Comment répondre aux exigences profondes de deux peuples ? L'idée d'un seul Etat est-elle absolument inconcevable ? Un Etat qui pourrait être binational, ou une Fédération ou une Confédération.
Je n'en sais rien, bien sûr. Mais au printemps dernier, j'ai passé quelques jours dans une petite ville bretonne (Tréguier) et j'y ai découvert un de ses enfants, Ernest Renan (1823-1892). On le considère, généralement et injustement, comme une vieille barbe mais il a tout de même écrit un bouquin, "Qu'est-ce qu'une Nation ?" qui m'apparaît vraiment d'actualité et pourrait s'appliquer au conflit actuel Israël/Palestine. A l'époque, Renan critiquait vivement la conception allemande de la Nation.
Et contre l'Allemagne, sa Kultur, son sang, il soulignait :
Une Nation, ça n'est surtout pas une religion, ni, non plus, une langue ou une culture et encore moins un territoire ou une race. C'est plutôt un principe spirituel reposant à la fois sur un héritage passé (un legs de souvenirs), qu'il s'agit d'honorer, et sur la volonté présente de la perpétuer (le désir de vivre ensemble). Une nation, c'est donc un contrat reposant sur la volonté de continuer à faire valoir l'héritage historique qu'on a reçu.
Images de quelques peintres juifs: Marc Chagall, Natan Altman, Felix Nüssbaum, Jules Pascin, David Olère, Chaïm Soutine, Jules Adler.
Je recommande:
- Parmi les nombreux écrivains d'Israël contemporains, j'apprécie particulièrement Zeruyah Shalev et Eskhol Nevo.
- Sur l'histoire du Moyen-Orient, je recommande le bouquin passionnant, paru l'an dernier, d'Olivier Guez: "Mesopotamia"
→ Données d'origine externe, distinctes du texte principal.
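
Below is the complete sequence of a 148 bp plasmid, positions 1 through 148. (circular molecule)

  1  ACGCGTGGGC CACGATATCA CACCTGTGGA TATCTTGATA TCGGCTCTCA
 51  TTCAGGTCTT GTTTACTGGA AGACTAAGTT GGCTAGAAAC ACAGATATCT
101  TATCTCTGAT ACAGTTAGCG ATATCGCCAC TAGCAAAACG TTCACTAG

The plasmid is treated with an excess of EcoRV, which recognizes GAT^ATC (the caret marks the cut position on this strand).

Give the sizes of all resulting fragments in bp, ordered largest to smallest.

EcoRV sites (GATATC) start at positions 14, 29, 37, 94, 120.
EcoRV cuts after base 3 of each site, so after positions 16, 31, 39, 96, 122.
Circular molecule, 5 cuts → 5 fragments:
  17–31 → 15 bp
  32–39 → 8 bp
  40–96 → 57 bp
  97–122 → 26 bp
  123–148 then 1–16 → 26 + 16 = 42 bp
Sorted largest to smallest: 57, 42, 26, 15, 8 bp.

57, 42, 26, 15, 8 bp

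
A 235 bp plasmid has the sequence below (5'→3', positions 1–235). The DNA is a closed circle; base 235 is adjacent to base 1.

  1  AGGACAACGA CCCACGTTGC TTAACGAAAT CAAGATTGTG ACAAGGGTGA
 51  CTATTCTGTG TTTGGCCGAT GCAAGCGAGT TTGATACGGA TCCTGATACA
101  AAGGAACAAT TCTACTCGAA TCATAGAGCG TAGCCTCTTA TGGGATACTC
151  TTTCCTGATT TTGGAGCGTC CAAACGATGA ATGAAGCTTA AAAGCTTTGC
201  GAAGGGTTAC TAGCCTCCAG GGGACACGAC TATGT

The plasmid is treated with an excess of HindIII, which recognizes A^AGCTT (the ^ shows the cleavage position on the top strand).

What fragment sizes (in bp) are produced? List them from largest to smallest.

HindIII sites (AAGCTT) start at positions 184, 192.
HindIII cuts after the first base of each site, so after positions 184, 192.
Circular molecule, 2 cuts → 2 fragments:
  185–192 → 8 bp
  193–235 then 1–184 → 43 + 184 = 227 bp
Sorted largest to smallest: 227, 8 bp.

227, 8 bp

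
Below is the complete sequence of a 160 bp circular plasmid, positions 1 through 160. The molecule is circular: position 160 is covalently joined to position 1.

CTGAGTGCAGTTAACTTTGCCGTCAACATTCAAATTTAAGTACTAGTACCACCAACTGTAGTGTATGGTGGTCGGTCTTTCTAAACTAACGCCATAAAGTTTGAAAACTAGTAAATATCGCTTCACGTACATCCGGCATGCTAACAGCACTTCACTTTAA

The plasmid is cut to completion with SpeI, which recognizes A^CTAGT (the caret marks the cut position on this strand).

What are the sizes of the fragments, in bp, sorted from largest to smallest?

95, 65 bp

SpeI sites (ACTAGT) start at positions 42, 107.
SpeI cuts after the first base of each site, so after positions 42, 107.
Circular molecule, 2 cuts → 2 fragments:
  43–107 → 65 bp
  108–160 then 1–42 → 53 + 42 = 95 bp
Sorted largest to smallest: 95, 65 bp.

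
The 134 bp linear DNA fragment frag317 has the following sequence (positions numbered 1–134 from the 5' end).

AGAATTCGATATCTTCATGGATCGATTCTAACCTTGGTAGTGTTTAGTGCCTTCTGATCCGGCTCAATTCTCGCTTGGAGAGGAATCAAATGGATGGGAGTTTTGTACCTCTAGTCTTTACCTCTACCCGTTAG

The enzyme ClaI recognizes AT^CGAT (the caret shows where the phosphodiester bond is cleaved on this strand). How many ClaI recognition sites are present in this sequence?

ATCGAT occurs starting at position 21.
ClaI cuts at 1 site.

1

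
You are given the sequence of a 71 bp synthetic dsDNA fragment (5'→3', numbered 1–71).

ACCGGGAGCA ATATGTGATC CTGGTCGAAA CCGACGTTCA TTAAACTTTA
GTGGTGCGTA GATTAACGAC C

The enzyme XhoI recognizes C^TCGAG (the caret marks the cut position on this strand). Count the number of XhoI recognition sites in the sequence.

No occurrence of CTCGAG is present in the sequence.
XhoI does not cut: 0 sites.

0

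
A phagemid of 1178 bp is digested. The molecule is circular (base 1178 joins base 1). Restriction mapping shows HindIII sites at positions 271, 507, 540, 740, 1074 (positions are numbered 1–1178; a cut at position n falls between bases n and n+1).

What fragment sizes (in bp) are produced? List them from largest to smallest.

Circular molecule, 5 cuts → 5 fragments:
  507 − 271 = 236 bp
  540 − 507 = 33 bp
  740 − 540 = 200 bp
  1074 − 740 = 334 bp
  wrap: 1178 − 1074 + 271 = 375 bp
Sorted largest to smallest: 375, 334, 236, 200, 33 bp.

375, 334, 236, 200, 33 bp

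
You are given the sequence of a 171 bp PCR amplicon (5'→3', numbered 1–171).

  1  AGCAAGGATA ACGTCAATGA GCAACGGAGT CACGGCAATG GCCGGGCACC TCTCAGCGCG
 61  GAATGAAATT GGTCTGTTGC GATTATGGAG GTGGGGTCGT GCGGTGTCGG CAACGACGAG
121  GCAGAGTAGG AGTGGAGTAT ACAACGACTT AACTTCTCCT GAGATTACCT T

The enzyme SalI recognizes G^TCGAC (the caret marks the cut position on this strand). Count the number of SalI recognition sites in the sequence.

0

No occurrence of GTCGAC is present in the sequence.
SalI does not cut: 0 sites.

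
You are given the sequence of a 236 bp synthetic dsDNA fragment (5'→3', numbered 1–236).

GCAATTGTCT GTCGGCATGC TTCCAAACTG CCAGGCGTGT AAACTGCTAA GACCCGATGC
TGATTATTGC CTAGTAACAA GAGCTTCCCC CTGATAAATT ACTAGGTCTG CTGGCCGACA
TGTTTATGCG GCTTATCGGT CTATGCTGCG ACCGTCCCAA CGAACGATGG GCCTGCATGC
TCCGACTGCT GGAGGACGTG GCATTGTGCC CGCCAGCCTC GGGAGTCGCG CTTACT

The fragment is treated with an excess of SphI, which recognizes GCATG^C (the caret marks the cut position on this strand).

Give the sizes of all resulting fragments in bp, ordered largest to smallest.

160, 57, 19 bp

SphI sites (GCATGC) start at positions 15, 175.
SphI cuts after base 5 of each site (before the last base), so after positions 19, 179.
Linear molecule, 2 cuts → 3 fragments:
  1–19 → 19 bp
  20–179 → 160 bp
  180–236 → 57 bp
Sorted largest to smallest: 160, 57, 19 bp.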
- Et enfin un livre d'Histoire, à nul autre pareil, de Simon Sebag Montefiore: "Le Monde - Une histoire familiale de l'humanité". Ca vient de sortir et on ne dispose que du 1er tome. C'est étonnant: tous les événements du monde sont interconnectés à travers les vies de familles, les intrigues de palais, les guerres, les épidémies, les migrations, les religions.